Я погладила ее руку и, пристально глядя в глаза, сказала ровным монотонным голосом:

– Ничего плохого с вами больше не случится, обещаю вам. То, что вы видели, это всего лишь отголоски вашей болезни, это пройдет, это обязательно пройдет, а сейчас вы закроете глаза, уснете и увидите приятные добрые сны, и все обязательно будет хорошо. Все будет хорошо…

Вера Дмитриевна легко вздохнула, как маленький ребенок, успокоившийся после плача, послушно закрыла глаза и через некоторое время задышала ровно и спокойно.
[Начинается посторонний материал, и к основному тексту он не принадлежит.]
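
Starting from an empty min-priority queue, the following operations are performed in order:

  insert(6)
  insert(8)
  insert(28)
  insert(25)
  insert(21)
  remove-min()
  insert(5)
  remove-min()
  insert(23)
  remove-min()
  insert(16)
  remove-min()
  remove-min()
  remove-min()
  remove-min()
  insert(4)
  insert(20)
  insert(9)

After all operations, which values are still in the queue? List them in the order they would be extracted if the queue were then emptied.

insert 6 → {6}
insert 8 → {6, 8}
insert 28 → {6, 8, 28}
insert 25 → {6, 8, 25, 28}
insert 21 → {6, 8, 21, 25, 28}
remove-min → 6; now {8, 21, 25, 28}
insert 5 → {5, 8, 21, 25, 28}
remove-min → 5; now {8, 21, 25, 28}
insert 23 → {8, 21, 23, 25, 28}
remove-min → 8; now {21, 23, 25, 28}
insert 16 → {16, 21, 23, 25, 28}
remove-min → 16; now {21, 23, 25, 28}
remove-min → 21; now {23, 25, 28}
remove-min → 23; now {25, 28}
remove-min → 25; now {28}
insert 4 → {4, 28}
insert 20 → {4, 20, 28}
insert 9 → {4, 9, 20, 28}

4, 9, 20, 28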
Дождь, моросивший весь вечер, усилился, и я, чтобы не натекло в комнату, решила закрыть балконную дверь. За дверью в расписном керамическом вазоне рос куст опунции. На одной из его зеленых «лепешек» болталась какая-то тряпочка. Я осторожно сняла ее с колючек и поднесла в комнате к свету ночника. Это был лоскуток тонкой розовой шерстяной ткани с изысканным восточным узором из серебряных нитей.